European Securities and Markets Authority has warned that crypto derivatives marketed as “perpetual futures” or “perpetual contracts” are likely to fall within the European Union’s contracts for differences framework, subjecting them to strict investor protection rules.
In a notice on Tuesday, ESMA said leveraged products tied to cryptocurrencies such as Bitcoin or Ether may meet the definition of CFDs and therefore be subject to product intervention measures including leverage caps, mandatory risk warnings, margin close-out requirements and negative balance protection.
“Where these derivatives meet the definition of a CFD, they are subject to the applicable product intervention requirements, including leverage limits, a mandatory risk warning, a margin close-out and negative balance protection, and the prohibition of monetary and non-monetary benefits,”
Said ESMA.
The regulator, which oversees compliance under the Markets in Crypto-Assets framework, cautioned firms to identify and manage potential conflicts of interest when offering such products to retail clients.

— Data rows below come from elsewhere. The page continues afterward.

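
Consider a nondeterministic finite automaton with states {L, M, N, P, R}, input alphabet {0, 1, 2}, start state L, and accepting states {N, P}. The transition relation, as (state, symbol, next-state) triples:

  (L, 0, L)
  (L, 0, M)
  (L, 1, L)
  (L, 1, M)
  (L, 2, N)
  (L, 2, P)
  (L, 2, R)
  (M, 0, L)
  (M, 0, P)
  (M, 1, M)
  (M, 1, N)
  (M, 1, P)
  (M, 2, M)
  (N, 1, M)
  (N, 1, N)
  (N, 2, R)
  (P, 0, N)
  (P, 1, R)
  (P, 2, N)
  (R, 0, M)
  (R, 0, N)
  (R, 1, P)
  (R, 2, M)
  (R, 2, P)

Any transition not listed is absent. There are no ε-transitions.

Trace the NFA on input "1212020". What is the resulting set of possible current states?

{L, M, N, P}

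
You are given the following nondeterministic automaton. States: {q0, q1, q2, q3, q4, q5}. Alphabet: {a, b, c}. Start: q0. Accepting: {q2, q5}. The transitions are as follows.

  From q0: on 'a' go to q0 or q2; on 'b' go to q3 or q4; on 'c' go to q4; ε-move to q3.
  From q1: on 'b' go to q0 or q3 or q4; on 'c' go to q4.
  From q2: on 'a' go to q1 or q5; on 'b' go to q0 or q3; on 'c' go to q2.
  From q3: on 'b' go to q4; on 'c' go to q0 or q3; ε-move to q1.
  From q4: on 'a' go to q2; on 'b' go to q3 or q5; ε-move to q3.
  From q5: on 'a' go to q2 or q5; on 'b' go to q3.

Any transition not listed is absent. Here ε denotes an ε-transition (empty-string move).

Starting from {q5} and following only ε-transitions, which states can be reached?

{q5}

Begin with {q5}.
No ε-moves leave this set, so the closure equals the set itself.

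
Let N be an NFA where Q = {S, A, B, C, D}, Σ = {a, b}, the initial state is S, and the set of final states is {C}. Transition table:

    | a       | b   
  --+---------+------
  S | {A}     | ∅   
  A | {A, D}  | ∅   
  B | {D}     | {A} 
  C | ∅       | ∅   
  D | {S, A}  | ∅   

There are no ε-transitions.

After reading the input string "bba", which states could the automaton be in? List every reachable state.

Start in {S}.
Read 'b': S→∅; now ∅.
The set is empty and remains empty for the remaining 2 symbols.

∅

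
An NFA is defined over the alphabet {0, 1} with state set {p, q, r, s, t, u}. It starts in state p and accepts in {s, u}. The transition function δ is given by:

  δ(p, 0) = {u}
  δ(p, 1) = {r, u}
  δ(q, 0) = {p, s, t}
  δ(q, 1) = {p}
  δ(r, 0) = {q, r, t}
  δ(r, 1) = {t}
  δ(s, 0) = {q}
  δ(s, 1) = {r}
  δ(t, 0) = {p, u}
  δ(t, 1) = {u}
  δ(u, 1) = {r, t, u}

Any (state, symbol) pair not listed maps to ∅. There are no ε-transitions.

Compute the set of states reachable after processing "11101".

{p, r, t, u}

Start in {p}.
Read '1': {p} → {r, u}.
Read '1': {r, u} → {r, t, u}.
Read '1': {r, t, u} → {r, t, u}.
Read '0': {r, t, u} → {p, q, r, t, u}.
Read '1': {p, q, r, t, u} → {p, r, t, u}.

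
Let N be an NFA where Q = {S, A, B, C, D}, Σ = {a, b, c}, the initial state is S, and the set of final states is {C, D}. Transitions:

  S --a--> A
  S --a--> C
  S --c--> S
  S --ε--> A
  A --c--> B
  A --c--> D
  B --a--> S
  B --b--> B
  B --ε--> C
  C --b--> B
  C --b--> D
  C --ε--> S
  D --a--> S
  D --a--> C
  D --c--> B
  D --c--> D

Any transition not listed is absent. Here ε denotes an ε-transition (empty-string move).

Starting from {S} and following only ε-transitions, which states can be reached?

{S, A}

Begin with {S}.
ε-move S → A; add A.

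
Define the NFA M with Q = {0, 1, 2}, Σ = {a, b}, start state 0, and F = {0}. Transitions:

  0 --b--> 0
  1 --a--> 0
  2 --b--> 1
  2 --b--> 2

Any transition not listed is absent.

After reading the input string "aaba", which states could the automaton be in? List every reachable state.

∅

Start in {0}.
Read 'a': 0→∅; now ∅.
The set is empty and remains empty for the remaining 3 symbols.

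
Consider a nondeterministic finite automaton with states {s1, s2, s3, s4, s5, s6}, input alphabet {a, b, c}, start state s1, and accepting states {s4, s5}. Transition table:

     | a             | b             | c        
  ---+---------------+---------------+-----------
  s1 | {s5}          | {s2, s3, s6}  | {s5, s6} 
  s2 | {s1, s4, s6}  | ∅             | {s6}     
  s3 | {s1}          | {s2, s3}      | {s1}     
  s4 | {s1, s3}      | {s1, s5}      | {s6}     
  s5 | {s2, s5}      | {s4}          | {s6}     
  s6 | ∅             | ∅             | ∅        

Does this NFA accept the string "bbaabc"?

Start in {s1}.
Read 'b': {s1} → {s2, s3, s6}.
Read 'b': {s2, s3, s6} → {s2, s3}.
Read 'a': {s2, s3} → {s1, s4, s6}.
Read 'a': {s1, s4, s6} → {s1, s3, s5}.
Read 'b': {s1, s3, s5} → {s2, s3, s4, s6}.
Read 'c': {s2, s3, s4, s6} → {s1, s6}.
The final set {s1, s6} contains no accepting state.

No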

Bill Hughes, senior counsel at Consensys, said the statement shows European authorities are closely monitoring leveraged crypto derivatives and warned that rebranding products as perpetual futures would not shield them from CFD restrictions if their characteristics match the definition.
The notice coincided with Kraken announcing new perpetual futures tracking tokenised equity indices and gold-backed exchange-traded funds for clients outside the United States, though a spokesperson said the products are not available to EU clients at launch.
At the time of reporting, Bitcoin price was $65,564.54.